I put down the phone in a vertiginous moment. These neighborhood labels are a little testing for a rube from Canada. (I am in another classificatory scheme, “bridge, tunnel and border.”) But as a classificatory scheme, these labels are almost nothing at all.
And this is where anthropology meets economics. For the neighborhood labels are, like most cultural schemes, pretty general. There are, and now I’m really guessing, about 12 of them. (Ok, I know this because I just googled the question.) That’s 12 categories to cover an island that contains, um, 8 million people.
And here’s where it gets vertiginous. As I put down the phone, I realized that these 12 cultural categories contain, roughly, 19.5 economic distinctions. This is the number of discrete prices for property in Manhattan. (This assumes that the most expensive property sells for $20 million and there is no property that sells for less than $500,000, and that there is, or could be, a property for sale for every dollar amount.) (I am sure there are places that sell for more than $20 million, but you get the idea.)
Let’s review. Culture gives us 12 distinctions. Economics gives us 19.5 million distinctions.
This is not to mock culture. We are very happy to have a set of 12 categories that somehow manages to map the great, blooming diversity called Manhattan. Without it, many things, including a taxi ride, would be vastly more difficult. It’s always true that we want embracing classificatory schemes and without them would be lost in a welter of detail.
But compare this cultural valuation to economic valuation. With this classicatory scheme, we can make endlessly fine distinctions. We can mark the difference between a Soho condo on the 4th floor and the 5th floor. We can distinquish between a property that has double paned windows and with single panes. We can in other words make impossible fine distinctions. And in the process we can what many things are worth: sides of the building, views, neighborhoods, access to a park. Clearly, only the virtuoso real estate agent is fully conversant in these distinctions. But all of us will defer to these distinctions if and when we buy a place on the island.

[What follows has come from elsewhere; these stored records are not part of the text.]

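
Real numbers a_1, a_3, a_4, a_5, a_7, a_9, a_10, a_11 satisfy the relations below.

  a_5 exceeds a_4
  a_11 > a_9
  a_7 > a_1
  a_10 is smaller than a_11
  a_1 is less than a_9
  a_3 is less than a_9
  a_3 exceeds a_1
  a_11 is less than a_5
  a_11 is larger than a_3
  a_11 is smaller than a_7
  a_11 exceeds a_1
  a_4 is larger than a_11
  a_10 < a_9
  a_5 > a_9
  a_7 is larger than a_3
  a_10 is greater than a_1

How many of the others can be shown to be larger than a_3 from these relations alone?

5

From a_3 the given relations immediately reach a_9, a_11, a_7.
From those, a_4, a_5 — 5 in total.
Nothing else is reachable above a_3; 5 in all.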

But what is really astonishing, and here is where culture must not just tip its hat to economics, but actually remove it in a gesture of abiding deference, the valuation scheme created by economics actually floats. All those monetary distinctions can change 1) over night, 2) without committee oversight, 3) in almost perfect concert.
That’s condo on 5th avenue that is now worth $8.3 million will sometimes fluctuate with stock market as its owners sleep. Oh, the Japanese buy more dollars. Oh, the exchange rate changes. Oh, the markets respond. Oh, the owners wake up a little richer or a little poorer.
It’s nice to think of a city that has digital read-outs attached to every property, the numbers spinning up and down over the course of a day as the real estate market works out what value is and external factors impinge. Oh, someone just bought a place in your building for 1.5 million more than asking. Everyone’s value goes up a little. The market has spoken.
This is the mystery. Not for economists for they take this for granted. But for anthropologists. A classificatory scheme that lets the market “speak,” in very little voices, in the creation of millions of utterances that are prone to second guessing and revision many times a day.
Anthropology meets economics and comes away astonished.